Send each accepted submission to your own HTTPS endpoint as JSON. This is the path to use when you want Formspring’s versioned envelope, optional field filters, payload picks/renames, and a cryptographic signature you can verify on your server.

What you need

  • A publicly reachable HTTPS URL that accepts POST with JSON.
  • Your server (or serverless function) ready to read headers and body.

What Formspring sends

The JSON body uses an api_version, an event, and a data object that includes submission id, form_id, timestamps, status, the field payload, optional consent snapshot, and a files array with metadata (field name, original filename, mime type, size)-not the raw file bytes.

Formspring adds:

  • X-Formspring-Signature: t=<unix>,v1=<hex> – HMAC-SHA256 over <t>.<rawBody> with your webhook secret (Stripe-style).
  • X-Formspring-Event and X-Formspring-Delivery for tracing.

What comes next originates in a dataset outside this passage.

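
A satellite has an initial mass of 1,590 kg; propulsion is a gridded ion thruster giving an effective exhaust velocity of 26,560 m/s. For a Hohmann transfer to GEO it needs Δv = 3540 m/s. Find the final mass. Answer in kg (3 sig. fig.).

Rocket equation: m₀/m_f = exp(Δv / v_e) = exp(3540 / 26560.0) = exp(0.1333) = 1.1426.
m_f = m₀ / 1.1426 = 1,590 / 1.1426 = 1,391.56 kg.

final mass ≈ 1390 kg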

Optional dashboard controls

When you edit a generic webhook (not a built-in provider card), Formspring may show:

  • Filter – only deliver when a submitted field matches your rule.
  • Included fields – send a subset of payload keys.
  • Rename fields – change keys before signing and sending.

Built-in integrations like Slack or Make do not use this screen; they use each vendor’s own format.

Steps

  1. Implement an HTTPS endpoint that reads the raw body as a string (for signature verification), then parses JSON.
  2. In Formspring, add a generic webhook, paste the URL, optionally set filters or maps, Save, and note the signing secret if your code needs it.
  3. Send a test submission and verify your logs.
  4. Confirm Deliveries shows 2xx from your endpoint.

Tips

  • Verify the signature before trusting the JSON.
  • On failure, Formspring retries with backoff; fix your endpoint and use Replay.
  • File downloads use Formspring’s authenticated flows-use submission and file APIs from your backend after you trust the webhook.